Many of these organisms rely on how the dunes migrate, a nuisance to many homeowners.
“From a coastal homeowner’s perspective, you’re always trying to keep the dunes in place,” said Shaun Howard, a Nature Conservancy project manager. “You’ve got your home and you’re worried about erosion. But they are dynamic and they are supposed to move.
“Dunes are really important as a component of the ecosystem food-chain because they have these really specific plants which have really specific insects that feed on them which in turn feed birds and other wildlife,” Howard said.
Some species, like the federally endangered Pitcher’s thistle, indicate the health of the dunes.

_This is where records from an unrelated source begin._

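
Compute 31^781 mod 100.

31

Successive squares of 31 mod 100: 31^1≡31, 31^2≡61, 31^4≡21, 31^8≡41, 31^16≡81, 31^32≡61, 31^64≡21, 31^128≡41, 31^256≡81, 31^512≡61.
Since 781 = 1 + 4 + 8 + 256 + 512 in binary, 31^781 ≡ 31·21·41·81·61 ≡ 31 (mod 100).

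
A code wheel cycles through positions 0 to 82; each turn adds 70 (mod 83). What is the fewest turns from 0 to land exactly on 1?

51

83 = 1·70 + 13
70 = 5·13 + 5
13 = 2·5 + 3
5 = 1·3 + 2
3 = 1·2 + 1
2 = 2·1 + 0
Back-substituting gives 70·51 ≡ 1 (mod 83).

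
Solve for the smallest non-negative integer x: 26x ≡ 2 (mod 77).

6

The inverse of 26 mod 77 is 3 (since 26·3 = 78 ≡ 1).
So x ≡ 3·2 = 6 ≡ 6 (mod 77).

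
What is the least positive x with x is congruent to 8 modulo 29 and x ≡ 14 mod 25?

Since 25·7 ≡ 1 (mod 29), take x = 14 + 25·((8−14)·7 mod 29) = 14 + 25·16 = 414.
Check: 414 mod 29 = 8, 414 mod 25 = 14.

414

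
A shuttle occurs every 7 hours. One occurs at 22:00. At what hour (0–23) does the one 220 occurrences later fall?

220·7 = 1540.
Dividing 1540 by 24 gives quotient 64 and remainder 4.
(22 + 4) mod 24 = 2.

2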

The plant needs the dunes to scour its seeds so they can continue to reproduce, Howard said. “Without the sand movement, you don’t get that scouring effect, and in return you get reduced germination rates of that particular plant. So we use Pitcher’s thistle success and growth as an indicator for whether the dunes are healthy.”
Coupled with understanding how individuals use dunes, researchers also sought how to galvanize dune supporters.

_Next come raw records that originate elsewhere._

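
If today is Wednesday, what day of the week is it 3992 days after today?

Friday

3992 − 570·7 = 2, so 3992 ≡ 2 (mod 7).
Wednesday + 2 days → Friday.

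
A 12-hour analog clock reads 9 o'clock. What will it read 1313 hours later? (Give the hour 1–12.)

2

Dividing 1313 by 12 gives quotient 109 and remainder 5.
9 + 5 → 2 on a 12-hour dial.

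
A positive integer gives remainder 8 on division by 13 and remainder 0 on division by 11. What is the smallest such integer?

Since 11·6 ≡ 1 (mod 13), take x = 0 + 11·((8−0)·6 mod 13) = 0 + 11·9 = 99.
Check: 99 mod 13 = 8, 99 mod 11 = 0.

99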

“We wanted to catalyze a group of dune stakeholders,” said Robert Richardson, an ecological economist with Michigan State who helped develop the survey that 3,610 people answered. “So given that we don’t know who cares about dunes, people who took the survey were invited to give us their contact information so that we could follow up. So now we can build upon this dune stakeholder community.”
Survey respondents were fairly homogeneous, Richardson said. About 87 percent are white.

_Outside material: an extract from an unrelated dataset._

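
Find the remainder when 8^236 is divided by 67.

62

Successive squares of 8 mod 67: 8^1≡8, 8^2≡64, 8^4≡9, 8^8≡14, 8^16≡62, 8^32≡25, 8^64≡22, 8^128≡15.
Since 236 = 4 + 8 + 32 + 64 + 128 in binary, 8^236 ≡ 9·14·25·22·15 ≡ 62 (mod 67).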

“We feel like that’s also an opportunity for the Department of Natural Resources to do some targeted outreach to reach more diverse communities who may not have visited dunes or who may not be aware of the uniqueness of dunes,” Richardson said.
To reach minorities, there needs to be a reframing of the discussion about promoting the environment, said Sandra Turner-Handy, the community engagement director for the Michigan Environmental Council.
It’s not that people of color don’t enjoy nature, because they do, she said. The priorities for many people of color in the environment are about survival.
“We are long-term lovers of nature. But when we have our hands in the dirt or we’re fishing or hunting, we’re supplying our food system,” she said. “Reframing how we can enjoy the environment is happening and it will take a while. But we have to invite more people of color into the conversation about the environment so we can begin to understand how it plays a natural role in our everyday lives.”
It’s not easy to calculate the economic value of dunes. Park officials say Sleeping Bear Dunes National Lakeshore brought in 1.68 million people in 2016 who spent $183 million in nearby communities. Silver Lake Sand Dunes officials say that state park generates about $2 million a year from the 1 million people who visit. Arcadia dunes near Traverse City collects close to $1.45 million a year in direct economic impact, according to the Grand Traverse Regional Land Conservancy.
Howard said, “They offer Michigan a unique opportunity to develop an ecotourism economy. We know people traveling from all over the country and all around the world come to see these dunes.”
As dynamic as they are, dunes are also sensitive to outside influences. When people pick them as a tourist spot, it can harm them.
“In a large dune area, there are places where people run wild,” said David Foote, the director of stewardship for the Grand Traverse Regional Land Conservancy. “It denudes the face of the dune, moving vegetation from an entire system.”
As a solution, the conservancy uses a tactic called controlled trampling. That makes it more inconvenient for individuals to walk on dunes by making the trails between them and parking lots longer. Fewer people walking on the dunes loosens up the sand, without destabilizing the mound.
“If you have just a trickle of people, it can free up sand that will be blown up the dune on the backside,” Foote said. “That way rare plants like Pitcher’s thistle can thrive. It’s sustainable in the long run and a way we handle public use on some of the larger properties.”